1. Diet freemium - the free trial: If you’re selling a SaaS product, then don’t be afraid of the free trial. They’re exceptionally valuable in giving a potential customer a taste of the value you’re creating, while not giving away everything and the kitchen sink without an upside.
2. Follow business fundamentals: If you practice the fundamentals, your freemium time will come. Double down on finding product/market fit or at least moving as close to it as possible before flooding the business. Take the time to also find out what drives the customers coming through the pipeline. Usage from current customers is exceptionally enlightening. Plus, you'll be able to optimize retention, upgrades, and costs to a point where you'll be making enough cash to seriously consider whether freemium is for you.

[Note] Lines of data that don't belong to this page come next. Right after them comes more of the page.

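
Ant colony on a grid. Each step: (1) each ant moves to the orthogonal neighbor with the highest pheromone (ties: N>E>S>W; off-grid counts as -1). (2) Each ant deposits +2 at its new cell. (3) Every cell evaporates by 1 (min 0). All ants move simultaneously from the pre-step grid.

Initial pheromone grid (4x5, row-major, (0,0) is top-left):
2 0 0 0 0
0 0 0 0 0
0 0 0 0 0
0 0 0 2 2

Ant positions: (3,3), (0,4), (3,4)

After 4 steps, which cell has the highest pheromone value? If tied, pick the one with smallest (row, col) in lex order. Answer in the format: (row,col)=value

Step 1: ant0:(3,3)->E->(3,4) | ant1:(0,4)->S->(1,4) | ant2:(3,4)->W->(3,3)
  grid max=3 at (3,3)
Step 2: ant0:(3,4)->W->(3,3) | ant1:(1,4)->N->(0,4) | ant2:(3,3)->E->(3,4)
  grid max=4 at (3,3)
Step 3: ant0:(3,3)->E->(3,4) | ant1:(0,4)->S->(1,4) | ant2:(3,4)->W->(3,3)
  grid max=5 at (3,3)
Step 4: ant0:(3,4)->W->(3,3) | ant1:(1,4)->N->(0,4) | ant2:(3,3)->E->(3,4)
  grid max=6 at (3,3)
Final grid:
  0 0 0 0 1
  0 0 0 0 0
  0 0 0 0 0
  0 0 0 6 6
Max pheromone 6 at (3,3)

Answer: (3,3)=6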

The goal of any business is to create some sort of value that someone is willing to buy. Whether weeks or months go into that first dollar of revenue or your cash flow begins trickling in from day one, someone exchanges cash for the efficiency you’ve created. Business at its core is that simple. If no one is buying, then you haven’t justified your value for that price to that particular customer. Of course, if practice were as good as theory, we’d all be driving maseratis right now, right? Developing your customer and your product takes time and energy. You can still move quickly, but don’t be reckless by giving away the farm. Cash is the real validating king.